As someone who eats his food too fast (I simply don’t see much of the appeal in eating) I can definitely relate, with many people telling me to slow down. They’ll remark that I’m not savoring the taste or appreciating the meal that they’ve made or that I’ve chosen for myself, etc. In this case, I don’t think there’s much to really appreciate because food isn’t something that I (personally) think needs to be savored.
For me, food is a very mechanical process. It’s a routine-disrupting phenomenon whereby my activities that I’m engaged with need to be interrupted so I can keep on, well, existing. And to me that’s an annoyance that I’d rather altogether avoid. So therefore I tend to eat my food quickly most of the time.
Whatever my logic may be here (and I’m not claiming it’s airtight by any means) it has led to problems in my life. Even if there was some sort of “spiritual” goodness in being “present” with eating as Alan Watts might argue, I’ve certainly suffered in my health.

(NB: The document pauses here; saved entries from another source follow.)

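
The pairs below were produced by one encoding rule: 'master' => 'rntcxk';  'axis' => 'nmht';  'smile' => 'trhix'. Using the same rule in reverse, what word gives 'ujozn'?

m(12)→r(17) and a(0)→n(13) fit y≡9x+13 (mod 26); the inverse of 9 mod 26 is 3. Treating letters as 0–25, the rule is x ↦ 9x + 13 (mod 26).
Reversing it on ujozn: u(20)→3·(20−13)≡21=v; j(9)→3·(9−13)≡14=o; o(14)→3·(14−13)≡3=d; z(25)→3·(25−13)≡10=k; n(13)→3·(13−13)≡0=a (all mod 26).

vodka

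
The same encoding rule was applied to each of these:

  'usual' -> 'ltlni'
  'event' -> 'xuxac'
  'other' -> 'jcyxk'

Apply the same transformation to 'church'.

Treating letters as 0–25, the rule is x ↦ 9x + 13 (mod 26).
For church: c(2)→9·2+13≡5=f; h(7)→9·7+13≡24=y; u(20)→9·20+13≡11=l; r(17)→9·17+13≡10=k; c(2)→9·2+13≡5=f; h(7)→9·7+13≡24=y (all mod 26).

fylkfy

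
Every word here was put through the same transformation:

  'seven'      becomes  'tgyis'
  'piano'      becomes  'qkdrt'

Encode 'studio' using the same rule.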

I’ve developed heartburn that, while mild, is certainly caused by my ill-advised eating habit.
In any case people’s ability to make themselves busy often holds the sort of power over themselves that a dictator could be proud of. Every second of every minute of every hour and every day must be self-policed and done exactly right. If they’re not busy then they’re not living and if they’re not living then they might as well be dead.
That’s an extreme version of busyness to be sure, but many people still abide by the “idle hands” theory which tries to imply that the worst vices of humans tend to happen under idleness. But busyness isn’t that much better when it tends to force us to multitask and make us consider far too many externalities to meaningfully engage with.

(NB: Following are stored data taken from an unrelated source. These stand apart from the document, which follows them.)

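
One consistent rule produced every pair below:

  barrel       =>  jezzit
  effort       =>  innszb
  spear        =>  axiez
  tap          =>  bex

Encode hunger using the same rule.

pyvoiz

The shift depends on letter class: consonant b→j is +8, but vowel a→e is +4. The rule splits by letter class: vowels +4, consonants +8.
Applying it to hunger: h(cons)+8=p, u(vowel)+4=y, n(cons)+8=v, g(cons)+8=o, e(vowel)+4=i, r(cons)+8=z.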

As Stephen Evans, a philosophy professor at Baylor University remarks, “Everything is important but nothing is important…” when you are engaging in a certain level of busyness. Suddenly the things you want to do in your life aren’t present because you are so busy with everything else. Suddenly the things you don’t want to do seem to keep slipping into your daily routines more and more because they’re easier to acquire and stay stable.
Some people are simply happier being miserable:
The unhappy man is always absent from himself, never present to himself…- Kierkegaard
This absence is a reinforcing phenomena whereby one who doesn’t have a self also doesn’t want to think about the fact that they don’t have a self. And so people fill up their lives with things they either only half-heatedly want or things they settle for, even though they know it’s not making themselves happy.
As someone who grew up poor (not in danger of poverty poor but certainly not middle class either) I relate to this last bit a lot. I’ve literally told some people in my life that I’m content to just settle because being poor instills in you the feeling that you simply don’t deserve much more. Even if you don’t consciously act on that belief or encourage others to hold that view, it’s difficult sometimes to see past your own experiences and think there’s anything past them.
The current economic structure of state-capitalism doesn’t help because it endears us to the idea of settling, it’s what the current job culture is largely about! People love to say, “a job’s a job” or “hey, at least you have money” or, “be thankful you have something!” and so on and so forth. There are endless examples of people dismissing the very real complaints that I and others have made about work because it’s objectively better to have money than not having it.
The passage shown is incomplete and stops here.